Un grano de polen se vio arrancado, casi de cuajo, de la superficie donde estaba adherido junto a sus demás hermanos. Aquella fuerza descomunal lo elevó por los aires, envuelto en un torbellino de aspas que revoloteaban con extraordinaria rapidez; alejándolo para siempre de la planta madre. Poco después, el zumbido que dejaba el aletear del colibrí se fue haciendo más tenue, hasta que finalmente dejó de oírse.

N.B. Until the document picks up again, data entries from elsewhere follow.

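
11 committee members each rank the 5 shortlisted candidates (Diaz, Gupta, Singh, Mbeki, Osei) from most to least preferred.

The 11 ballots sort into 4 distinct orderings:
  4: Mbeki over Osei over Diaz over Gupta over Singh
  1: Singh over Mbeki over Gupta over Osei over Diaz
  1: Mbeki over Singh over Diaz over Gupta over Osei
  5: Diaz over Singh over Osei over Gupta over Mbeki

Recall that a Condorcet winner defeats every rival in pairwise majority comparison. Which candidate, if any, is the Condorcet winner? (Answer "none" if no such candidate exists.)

none

Pairwise majorities:
Diaz vs Gupta: 10 to 1, Diaz.
Diaz vs Singh: Diaz preferred on 4+5 = 9 ballots; Diaz wins 9–2.
Diaz vs Mbeki: 5 for Diaz, 6 for Mbeki — Mbeki by 6–5.
Diaz vs Osei: 6 to 5, Diaz.
Gupta vs Singh: Gupta preferred on 4 ballots; Singh wins 7–4.
Gupta vs Mbeki: Gupta preferred on 5 ballots; Mbeki wins 6–5.
Gupta vs Osei: 2 to 9, Osei.
Singh vs Mbeki: 6 to 5, Singh.
Singh vs Osei: Singh is ranked higher on 1+1+5 = 7 ballots, Osei on 4. Singh wins 7–4.
Mbeki vs Osei: Mbeki is ranked higher on 4+1+1 = 6 ballots, Osei on 5. Mbeki wins 6–5.
Each candidate drops at least one matchup (Diaz loses to Mbeki; Gupta loses to Diaz; Singh loses to Diaz; Mbeki loses to Singh; Osei loses to Diaz); the cycle Diaz > Singh > Mbeki > Diaz rules out a Condorcet winner.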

Ese era su destino, así se lo decían desde que comenzó a madurar e ir cambiando de coloración: del verde al ámbar y luego al amarillo. Pero nunca pudo suponer que esos cambios llegaban, apenas dándose real cuenta de ello. Había sido instruido por los estambres, guardianes protectores y supervisores del crecimiento natural de cada uno de ellos, para dar cumplimiento a la misión para la que fueron creados. El pacto fue acordado muchísimo tiempo atrás, cuando los integrantes de cada reino podían comunicarse entre sí, con aquella armonía que se perdió en lontananza, desde que el humano había hecho su aparición en el planeta. En ese entonces, la convivencia entre los demás seres vivos, se cumplía de manera fluida y permanente.
Y con la convicción de que iba a cumplir la misión reproductiva para la cual había sido preparado, se fundió en la dulzura del néctar del órgano femenino de la flor donde fue posado. Comenzaba a gestarse nuevamente el milagro de la vida.